By Ross Hickman
Danny Elfman has a penchant for the odd, the mysterious, and the downright terrifying. Drawing on such musical luminaries as Pytor Ilyich Tchaikovsky and Maurice Ravel, Elfman does not shy away from unconventional and unsettling themes. His numerous scores for such spooky films as Corpse Bride and Edward Scissorhands strike up an inescapable tremor. Nowhere is this plainer than in his compositions for Tim Burton’s The Nightmare Before Christmas.
Working as the composer of its score and singing the part of the main character Jack Skellington, Elfman imbued this Halloween favorite with a tantalizing combination of light-heartedness and nails-on-chalkboard eeriness. Like much of his other work, the musical narration of The Nightmare Before Christmas is off-beat and full of clever contradiction. Though the creeps do indeed crawl in Elfman’s score, playful saxophones and sentimental strings add layers of emotional color in an otherwise bleak landscape. One gets the sense that Elfman, by virtue of his name, might have some inconspicuous allegiance to the day after The Nightmare Before Christmas. Nonetheless, after hearing the jarring laughter and peculiar voices once more, the unique sounds of Elfman’s imagined Halloween jump back out.

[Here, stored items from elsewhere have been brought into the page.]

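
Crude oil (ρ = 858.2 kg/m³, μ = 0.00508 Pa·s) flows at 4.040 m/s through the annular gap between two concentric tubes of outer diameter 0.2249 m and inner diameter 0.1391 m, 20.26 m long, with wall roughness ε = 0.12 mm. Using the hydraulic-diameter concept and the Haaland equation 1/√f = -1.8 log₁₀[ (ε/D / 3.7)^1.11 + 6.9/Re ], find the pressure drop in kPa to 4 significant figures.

Hydraulic diameter D_h = 4A/P = D_o - D_i = 0.2249 - 0.1391 = 0.0858 m.
Re = ρVD_h/μ = 858.2·4.04·0.0858/0.00508 = 5.856e+04.
ε/D_h = 0.00012/0.0858 = 0.0014; Haaland gives 1/√f = -1.8 log₁₀[0.000159+0.000118] = 6.404, so f = 0.02438.
ΔP = f(L/D_h)(ρV²/2) = 0.02438·20.26/0.0858·7004 = 4.032e+04 Pa.
ΔP = 40.32 kPa.

ΔP ≈ 40.32 kPa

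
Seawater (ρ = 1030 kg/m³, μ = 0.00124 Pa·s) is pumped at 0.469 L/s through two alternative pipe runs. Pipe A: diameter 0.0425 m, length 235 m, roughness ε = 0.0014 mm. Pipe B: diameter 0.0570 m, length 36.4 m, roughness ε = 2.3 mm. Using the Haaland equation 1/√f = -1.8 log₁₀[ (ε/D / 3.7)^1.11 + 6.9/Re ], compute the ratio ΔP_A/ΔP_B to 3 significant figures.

Pipe A: V = Q/A = 0.000469/0.001419 = 0.3306 m/s; Re = 1.167e+04; ε/D = 3.29e-05; Haaland → f = 0.02965; ΔP_A = f(L/D)(ρV²/2) = 9228 Pa.
Pipe B: V = Q/A = 0.000469/0.002552 = 0.1838 m/s; Re = 8702; ε/D = 0.0404; Haaland → f = 0.06808; ΔP_B = f(L/D)(ρV²/2) = 756.4 Pa.
ΔP_A/ΔP_B = 9228/756.4 = 12.2.

ΔP_A/ΔP_B ≈ 12.2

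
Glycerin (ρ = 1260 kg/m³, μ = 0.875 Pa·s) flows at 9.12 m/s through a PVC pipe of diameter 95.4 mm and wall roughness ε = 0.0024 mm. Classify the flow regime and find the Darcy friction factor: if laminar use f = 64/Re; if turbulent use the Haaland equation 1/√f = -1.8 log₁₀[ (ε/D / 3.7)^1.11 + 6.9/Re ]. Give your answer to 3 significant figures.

f ≈ 0.0511

Re = ρVD/μ = 1260·9.12·0.0954/0.875 = 1253.
Re < 2300 → laminar, so f = 64/Re = 0.05108 (roughness is irrelevant in laminar flow).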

Elfman’s vocal parts in The Nightmare Before Christmas are just as formidable. Elfman takes on the role of the “Pumpkin King” with an extraordinary capacity for expression. As Jack Skellington, Elfman snarls with nasally malice and croons longingly – seemingly in the same wispy breath. Other songs, such as “Jack’s Obsession,” accentuate the contrast between high-pitched shrills and deep, unnerving groans. Ken Page, the singing voice behind the nefarious antagonist “Oogie Boogie,” conveys an almost comical vocal portrait of this villain – if it weren’t for the utterly horrifying moments that punctuate his “Oogie Boogie’s Song.”
With the jingles of bells next to shrieking notes, Elfman flouts the stereotypes of holiday-centered music. The barriers between the softness of Christmas and the sharpness of Halloween tumble, just as the elements of Elfman’s compositions soar in ways that obscure their relevance to either. Contrast is the essential ingredient in Elfman’s musical cauldron – a brand of contrast that plucks at the chords of tradition holding each holiday in its place. The result is, as the narrator of the film begins with, from “a place that perhaps you’ve seen in your dreams.” Or perhaps, your nightmares.
Ross Hickman is a freshman at Davidson College and works at WDAV.